Skip to content

Distributed Profiling

Internal API Warning

If you are utilizing the standard d9d training infrastructure, you do not need to call these functions manually. The framework automatically handles profiling based on configuration. This package is primarily intended for users extending d9d.

About

The d9d.internals.profiling package provides a distributed-aware wrapper around the standard PyTorch Profiler.

In large-scale distributed training, profiling often becomes difficult due to:

  1. File Naming: Thousands of ranks writing to the same filename causes race conditions.
  2. Storage Space: Raw Chrome tracing JSON files can grow to gigabytes very quickly.
  3. Synchronization: Ensuring all ranks profile the same specific step without manual intervention.

The Profiler class solves these issues by automatically handling file naming based on the DeviceMesh coordinates, compressing traces into .tar.gz archives on the fly, and managing the profiling schedule (wait/warmup/active).

d9d.internals.profiling

Exposes the internal distributed profiler.

Profiler

Manages distributed performance profiling using PyTorch Profiler.

This class wraps torch.profiler to provide automatic trace exporting, compression, and file naming consistent with the distributed DeviceMesh topology. It configures the schedule to repeat periodically based on the provided step counts.

__init__(save_dir, period_steps, warmup_steps, active_steps, dist_context)

Constructs a Profiler object.

Parameters:

Name Type Description Default
save_dir Path

Directory where trace files will be saved.

required
period_steps int

Total length of a profiling cycle (wait + warmup + active).

required
warmup_steps int

Number of steps to ignore before recording to allow for warming-up.

required
active_steps int

Number of steps to actively record traces.

required
dist_context DistributedContext

The distributed context object.

required

open(start_step)

Opens a context manager for profiling execution.
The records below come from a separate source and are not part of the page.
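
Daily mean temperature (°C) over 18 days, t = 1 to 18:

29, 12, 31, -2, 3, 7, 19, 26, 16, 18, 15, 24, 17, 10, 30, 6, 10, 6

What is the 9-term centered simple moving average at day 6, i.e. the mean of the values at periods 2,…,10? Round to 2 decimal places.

Sum of periods 2–10: 12 + 31 + (-2) + 3 + 7 + 19 + 26 + 16 + 18 = 130
Divide by 9: 130 / 9 = 14.44

14.44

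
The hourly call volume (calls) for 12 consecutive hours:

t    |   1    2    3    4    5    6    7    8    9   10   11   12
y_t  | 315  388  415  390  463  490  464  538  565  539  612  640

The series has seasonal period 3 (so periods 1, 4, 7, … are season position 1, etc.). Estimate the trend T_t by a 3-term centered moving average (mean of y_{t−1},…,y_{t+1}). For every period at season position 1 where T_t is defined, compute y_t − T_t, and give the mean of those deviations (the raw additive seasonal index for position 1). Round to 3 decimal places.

Season position 1 occurs at t = 4, 7, 10 (where T_t is defined).
t=4: T_4 = 422.66667; y_4 − T_4 = 390 − 422.66667 = -32.66667
t=7: T_7 = 497.33333; y_7 − T_7 = 464 − 497.33333 = -33.33333
t=10: T_10 = 572.00000; y_10 − T_10 = 539 − 572.00000 = -33.00000
Mean deviation: (-32.66667 + -33.33333 + -33.00000) / 3 = -33.000

-33.000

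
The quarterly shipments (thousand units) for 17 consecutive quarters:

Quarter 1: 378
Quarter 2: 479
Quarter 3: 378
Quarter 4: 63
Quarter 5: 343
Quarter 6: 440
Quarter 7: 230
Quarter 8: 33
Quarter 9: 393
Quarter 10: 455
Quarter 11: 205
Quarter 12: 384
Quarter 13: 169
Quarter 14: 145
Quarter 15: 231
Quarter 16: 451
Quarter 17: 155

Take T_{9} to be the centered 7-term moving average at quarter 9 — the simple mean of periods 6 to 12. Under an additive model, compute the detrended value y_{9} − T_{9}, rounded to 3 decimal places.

Trend T_9 = (440 + 230 + 33 + 393 + 455 + 205 + 384) / 7 = 2140/7 = 305.71429
Detrended value: 393 − 305.71429 = 87.286

87.286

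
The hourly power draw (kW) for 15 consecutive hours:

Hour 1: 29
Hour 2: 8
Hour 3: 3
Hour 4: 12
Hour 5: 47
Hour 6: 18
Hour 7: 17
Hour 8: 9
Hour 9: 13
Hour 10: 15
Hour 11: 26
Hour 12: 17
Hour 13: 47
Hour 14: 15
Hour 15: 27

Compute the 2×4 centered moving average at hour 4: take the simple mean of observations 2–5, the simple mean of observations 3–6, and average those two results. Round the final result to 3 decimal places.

18.750

Sum over 2–5: 8 + 3 + 12 + 47 = 70
Sum over 3–6: 3 + 12 + 47 + 18 = 80
CMA at t=4 = (70 + 80) / (2·4) = 150 / 8 = 18.750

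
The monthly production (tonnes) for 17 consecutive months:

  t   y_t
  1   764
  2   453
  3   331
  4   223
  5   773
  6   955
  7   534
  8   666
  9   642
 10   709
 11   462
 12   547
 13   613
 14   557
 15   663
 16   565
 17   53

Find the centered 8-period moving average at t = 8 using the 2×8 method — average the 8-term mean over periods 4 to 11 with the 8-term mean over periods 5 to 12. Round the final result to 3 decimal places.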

This sets up the torch.profiler.profile with a schedule derived from the initialization parameters. It captures both CPU and CUDA activities, records shapes, and tracks stack traces.

When the schedule triggers on_trace_ready, the trace is automatically exported to the save_dir, compressed into a .tar.gz file, and the raw JSON is removed to save space.

Parameters:

Name Type Description Default
start_step int

The current global step number to initialize the profiler state.

required

Yields:

Type Description

The configured torch profiler instance.